After awhile, we'd bundle up our empties, toss out the invitable Subway wrappers and maybe a Happy Meal box left from Seanny, and go into the house and up to bed. We'd make passionate, slow love. We never said much then either. We made the usual noises humans make when they are ecstatically happy, accompanied by very few words. We seemed to have in common that the happier we were during sex, the less we had to say during or afterward. I would always tell her I loved her right before we fell asleep, but I can't say that she always answered me, either.
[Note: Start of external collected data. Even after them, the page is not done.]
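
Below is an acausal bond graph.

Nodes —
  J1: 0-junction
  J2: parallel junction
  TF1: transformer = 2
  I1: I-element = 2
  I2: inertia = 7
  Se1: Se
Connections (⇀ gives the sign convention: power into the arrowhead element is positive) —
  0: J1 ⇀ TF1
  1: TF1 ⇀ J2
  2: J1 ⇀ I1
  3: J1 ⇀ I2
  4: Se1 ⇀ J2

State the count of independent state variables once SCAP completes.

2  (I1, I2 all integral)

β4 stroke→J2  (Se1: effort source, stroke at far end)
β1 stroke→TF1  (0-jn J2 has e-setter on 4)
β0 stroke→J1  (through TF1, causality passes straight; one stroke at TF1)
β2 stroke→I1  (common-e at J1 fixed by 0)
β3 stroke→I2  (common-e at J1 fixed by 0)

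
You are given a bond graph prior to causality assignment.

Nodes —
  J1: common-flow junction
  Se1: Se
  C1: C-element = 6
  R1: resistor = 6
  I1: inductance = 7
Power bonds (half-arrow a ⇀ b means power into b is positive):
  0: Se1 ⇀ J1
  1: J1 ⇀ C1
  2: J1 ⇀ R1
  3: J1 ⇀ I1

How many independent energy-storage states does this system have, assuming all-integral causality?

b0 stroke→J1  (Se1: effort source, stroke at far end)
b1 stroke→J1  (prefer integral on C1)
b3 stroke→I1  (I1 outputs flow p/I1)
b2 stroke→J1  (J1 flow already set via bond 3)

2  (C1, I1 all integral)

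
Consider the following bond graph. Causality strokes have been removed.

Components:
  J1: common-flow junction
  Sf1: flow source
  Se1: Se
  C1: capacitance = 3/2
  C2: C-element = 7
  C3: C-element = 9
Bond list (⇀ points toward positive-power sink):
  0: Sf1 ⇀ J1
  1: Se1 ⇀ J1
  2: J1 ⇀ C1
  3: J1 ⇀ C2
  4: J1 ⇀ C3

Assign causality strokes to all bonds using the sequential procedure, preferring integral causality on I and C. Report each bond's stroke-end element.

β0 |Sf1
β1 |J1
β2 |J1
β3 |J1
β4 |J1

β0 |Sf1  (source Sf1 imposes f)
β1 |J1  (Se1: effort source, stroke at far end)
β2 |J1  (J1 flow already set via bond 0)
β3 |J1  (1-jn J1 has f-setter on 0)
β4 |J1  (common-f at J1 fixed by 0)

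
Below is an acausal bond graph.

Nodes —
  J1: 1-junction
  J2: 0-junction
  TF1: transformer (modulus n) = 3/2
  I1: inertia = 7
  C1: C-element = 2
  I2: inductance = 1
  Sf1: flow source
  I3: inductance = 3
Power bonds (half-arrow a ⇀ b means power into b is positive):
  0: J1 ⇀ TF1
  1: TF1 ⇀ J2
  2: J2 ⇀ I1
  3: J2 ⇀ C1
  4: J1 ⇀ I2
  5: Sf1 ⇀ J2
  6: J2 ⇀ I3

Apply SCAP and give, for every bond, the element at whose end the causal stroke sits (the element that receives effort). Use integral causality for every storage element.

#5 →Sf1  (Sf1: flow source, stroke at near end)
#2 →I1  (I1: I, integral causality)
#3 →J2  (C1 integral (e out))
#1 →TF1  (J2: bond 3 brought effort, rest push out)
#6 →I3  (0-jn J2 has e-setter on 3)
#0 →J1  (TF1 one-in-one-out from 1)
#4 →I2  (J1 needs exactly one f-in)

bond 0 stroke at J1
bond 1 stroke at TF1
bond 2 stroke at I1
bond 3 stroke at J2
bond 4 stroke at I2
bond 5 stroke at Sf1
bond 6 stroke at I3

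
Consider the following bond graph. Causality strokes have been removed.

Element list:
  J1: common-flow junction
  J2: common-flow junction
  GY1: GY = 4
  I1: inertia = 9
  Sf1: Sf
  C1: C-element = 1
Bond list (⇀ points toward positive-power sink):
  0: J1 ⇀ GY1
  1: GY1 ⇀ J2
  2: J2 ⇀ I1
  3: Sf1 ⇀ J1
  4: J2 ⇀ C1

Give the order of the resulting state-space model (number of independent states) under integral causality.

2  (C1, I1 all integral)

β3 |Sf1  (Sf1 fixes flow; stroke at Sf1)
β0 |J1  (J1: bond 3 brought flow, rest push out)
β1 |J2  (GY1 both-in/both-out from 0)
β2 |I1  (I1: I, integral causality)
β4 |J2  (common-f at J2 fixed by 2)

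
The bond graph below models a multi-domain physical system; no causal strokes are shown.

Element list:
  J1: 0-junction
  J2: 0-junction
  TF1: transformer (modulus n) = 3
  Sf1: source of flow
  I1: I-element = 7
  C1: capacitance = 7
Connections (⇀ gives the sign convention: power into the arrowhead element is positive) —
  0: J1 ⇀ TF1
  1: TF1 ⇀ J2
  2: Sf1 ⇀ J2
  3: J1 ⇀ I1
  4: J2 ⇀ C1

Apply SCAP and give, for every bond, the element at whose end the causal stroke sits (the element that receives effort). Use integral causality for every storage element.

β0 stroke→J1
β1 stroke→TF1
β2 stroke→Sf1
β3 stroke→I1
β4 stroke→J2

#2 |Sf1  (Sf1 fixes flow; stroke at Sf1)
#3 |I1  (prefer integral on I1)
#0 |J1  (only one effort-in slot at J1)
#1 |TF1  (through TF1, causality passes straight; one stroke at TF1)
#4 |J2  (J2 needs exactly one e-in)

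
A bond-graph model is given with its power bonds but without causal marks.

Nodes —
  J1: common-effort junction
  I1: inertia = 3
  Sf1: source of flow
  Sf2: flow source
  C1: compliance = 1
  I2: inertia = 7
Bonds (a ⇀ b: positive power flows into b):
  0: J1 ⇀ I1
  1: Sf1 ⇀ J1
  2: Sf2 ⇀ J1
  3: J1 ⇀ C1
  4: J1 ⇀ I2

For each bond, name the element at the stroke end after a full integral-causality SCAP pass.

b1 stroke→Sf1  (Sf1 (Sf) sets flow on bond)
b2 stroke→Sf2  (Sf2: flow source, stroke at near end)
b0 stroke→I1  (prefer integral on I1)
b3 stroke→J1  (prefer integral on C1)
b4 stroke→I2  (J1 effort already set via bond 3)

b0 stroke→I1
b1 stroke→Sf1
b2 stroke→Sf2
b3 stroke→J1
b4 stroke→I2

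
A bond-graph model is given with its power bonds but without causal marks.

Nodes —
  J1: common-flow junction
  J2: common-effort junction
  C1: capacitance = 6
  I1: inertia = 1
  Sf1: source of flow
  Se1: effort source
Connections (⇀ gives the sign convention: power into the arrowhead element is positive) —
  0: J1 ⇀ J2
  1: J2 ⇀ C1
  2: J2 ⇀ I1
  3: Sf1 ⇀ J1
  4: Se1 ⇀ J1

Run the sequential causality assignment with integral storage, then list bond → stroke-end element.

β3 stroke at Sf1  (Sf1: flow source, stroke at near end)
β4 stroke at J1  (Se1 fixes effort; stroke away)
β0 stroke at J1  (common-f at J1 fixed by 3)
β1 stroke at J2  (C1: C, integral causality)
β2 stroke at I1  (common-e at J2 fixed by 1)

b0 stroke at J1
b1 stroke at J2
b2 stroke at I1
b3 stroke at Sf1
b4 stroke at J1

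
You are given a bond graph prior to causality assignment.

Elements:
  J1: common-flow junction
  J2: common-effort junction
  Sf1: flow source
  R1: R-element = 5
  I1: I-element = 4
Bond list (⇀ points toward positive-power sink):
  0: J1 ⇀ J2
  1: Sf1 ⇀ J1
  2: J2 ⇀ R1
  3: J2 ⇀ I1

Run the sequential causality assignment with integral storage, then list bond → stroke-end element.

b0 →J1
b1 →Sf1
b2 →J2
b3 →I1

bond 1 stroke→Sf1  (Sf1 (Sf) sets flow on bond)
bond 0 stroke→J1  (J1 flow already set via bond 1)
bond 3 stroke→I1  (prefer integral on I1)
bond 2 stroke→J2  (closing 0-jn rule on J2)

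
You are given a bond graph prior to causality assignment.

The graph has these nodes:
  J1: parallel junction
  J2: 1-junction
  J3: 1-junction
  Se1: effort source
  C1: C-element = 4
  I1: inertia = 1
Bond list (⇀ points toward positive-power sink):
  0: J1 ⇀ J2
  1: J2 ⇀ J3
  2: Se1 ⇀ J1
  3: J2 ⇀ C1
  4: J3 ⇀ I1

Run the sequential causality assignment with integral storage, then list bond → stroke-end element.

bond 0 →J2
bond 1 →J3
bond 2 →J1
bond 3 →J2
bond 4 →I1

bond 2 |J1  (source Se1 imposes e)
bond 0 |J2  (common-e at J1 fixed by 2)
bond 3 |J2  (prefer integral on C1)
bond 1 |J3  (J2 needs exactly one f-in)
bond 4 |I1  (J3: last free bond brings flow in)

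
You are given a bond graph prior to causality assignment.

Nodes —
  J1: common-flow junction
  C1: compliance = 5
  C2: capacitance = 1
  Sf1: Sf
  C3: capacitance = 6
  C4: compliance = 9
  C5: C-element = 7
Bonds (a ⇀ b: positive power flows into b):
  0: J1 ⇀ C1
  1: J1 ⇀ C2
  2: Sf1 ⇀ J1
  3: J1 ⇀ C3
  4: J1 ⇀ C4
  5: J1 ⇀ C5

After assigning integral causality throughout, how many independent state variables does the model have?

b2 |Sf1  (Sf1 fixes flow; stroke at Sf1)
b0 |J1  (common-f at J1 fixed by 2)
b1 |J1  (J1 flow already set via bond 2)
b3 |J1  (J1 flow already set via bond 2)
b4 |J1  (common-f at J1 fixed by 2)
b5 |J1  (1-jn J1 has f-setter on 2)

5  (C1, C2, C3, C4, C5 all integral)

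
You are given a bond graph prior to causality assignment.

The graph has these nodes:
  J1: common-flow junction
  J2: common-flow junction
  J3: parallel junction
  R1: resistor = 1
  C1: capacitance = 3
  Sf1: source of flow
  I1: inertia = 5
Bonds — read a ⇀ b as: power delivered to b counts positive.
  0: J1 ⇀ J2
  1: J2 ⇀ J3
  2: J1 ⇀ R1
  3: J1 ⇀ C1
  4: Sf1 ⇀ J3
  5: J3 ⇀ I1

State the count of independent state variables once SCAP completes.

2  (C1, I1 all integral)

bond 4 stroke→Sf1  (Sf1: flow source, stroke at near end)
bond 3 stroke→J1  (prefer integral on C1)
bond 5 stroke→I1  (I1 integral (f out))
bond 1 stroke→J3  (J3: last free bond brings effort in)
bond 0 stroke→J2  (J2 flow already set via bond 1)
bond 2 stroke→J1  (common-f at J1 fixed by 0)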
Strange. You'd think that detail would have been important, and yet I can't recall it. Maybe I don't want to remember it. One thing is very certain at times like today, and that's that I wish I didn't remember anything about Grace at all. And yet such a part of my life would be missing if I didn't.

This is too much thinking. I almost wish the tones would go off and we'd get a working fire. Not that I want anyone in harm's way or that I want to see a building burn. But feeling useful right now, feeling needed and good and helpful and that I am fighting on the side of right, would go a long way toward getting my mind off things I have no right to think about.

Wherever Grace is, I hope she is well.